Synthesis and reactivity of iridium complexes of a macrocyclic PNP pincer ligand

Abstract

Having recently reported on the synthesis and rhodium complexes of the novel macrocyclic pincer ligand PNP-14, which is derived from lutidine and features terminal phosphine donors trans-substituted with a tetradecamethylene linker (Dalton Trans., 2020, 49, 2077–2086 and Dalton Trans., 2020, 49, 16649–16652), we herein describe our findings critically examining the chemistry of iridium homologues. The five-coordinate iridium(I) and iridium(III) complexes [Ir(PNP-14)(η²:η²-cyclooctadiene)][BAr^F₄] and [Ir(PNP-14)(2,2′-biphenyl)][BAr^F₄] are readily prepared and shown to be effective precursors for the generation of iridium(III) dihydride dihydrogen, iridium(I) bis(ethylene), and iridium(I) carbonyl derivatives that highlight important periodic trends by comparison to rhodium counterparts.
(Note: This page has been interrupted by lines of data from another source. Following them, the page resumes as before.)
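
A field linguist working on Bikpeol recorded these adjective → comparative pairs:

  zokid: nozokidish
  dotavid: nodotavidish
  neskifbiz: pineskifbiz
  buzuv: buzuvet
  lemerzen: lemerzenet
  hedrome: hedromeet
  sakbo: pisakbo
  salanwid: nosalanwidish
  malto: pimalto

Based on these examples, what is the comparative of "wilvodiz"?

neskifbiz and dotavid both have last vowel 'i' yet inflect differently (pineskifbiz, nodotavidish), so the last vowel is not what conditions the rule; the final letter is.
"wilvodiz" ends in -z. The one such stem in the data (neskifbiz → pineskifbiz) adds the prefix pi-, so the same rule applies.
The other patterns: stems ending in -d add no- … -ish around the stem; stems ending in -e, -n or -v add -et.
So wilvodiz → piwilvodiz.

piwilvodiz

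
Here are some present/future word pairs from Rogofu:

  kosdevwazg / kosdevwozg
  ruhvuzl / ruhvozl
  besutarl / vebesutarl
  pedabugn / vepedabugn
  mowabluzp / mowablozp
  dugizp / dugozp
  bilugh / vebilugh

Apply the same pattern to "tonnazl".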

Reaction of [Ir(PNP-14)H₂(H₂)][BAr^F₄] with 3,3-dimethylbutene induced triple C–H bond activation of the methylene chain, yielding an iridium(III) allyl hydride derivative [Ir(PNP-14*)H][BAr^F₄], whilst catalytic homocoupling of 3,3-dimethylbutyne into Z-tBuCCCHCHtBu could be promoted at RT by [Ir(PNP-14)(η²:η²-cyclooctadiene)][BAr^F₄] (TOF_initial = 28 h⁻¹). The mechanism of the latter is proposed to involve formation and direct reaction of a vinylidene derivative with HCCtBu outside of the macrocyclic ring and this suggestion is supported experimentally by isolation and crystallographic characterisation of a catalyst deactivation product.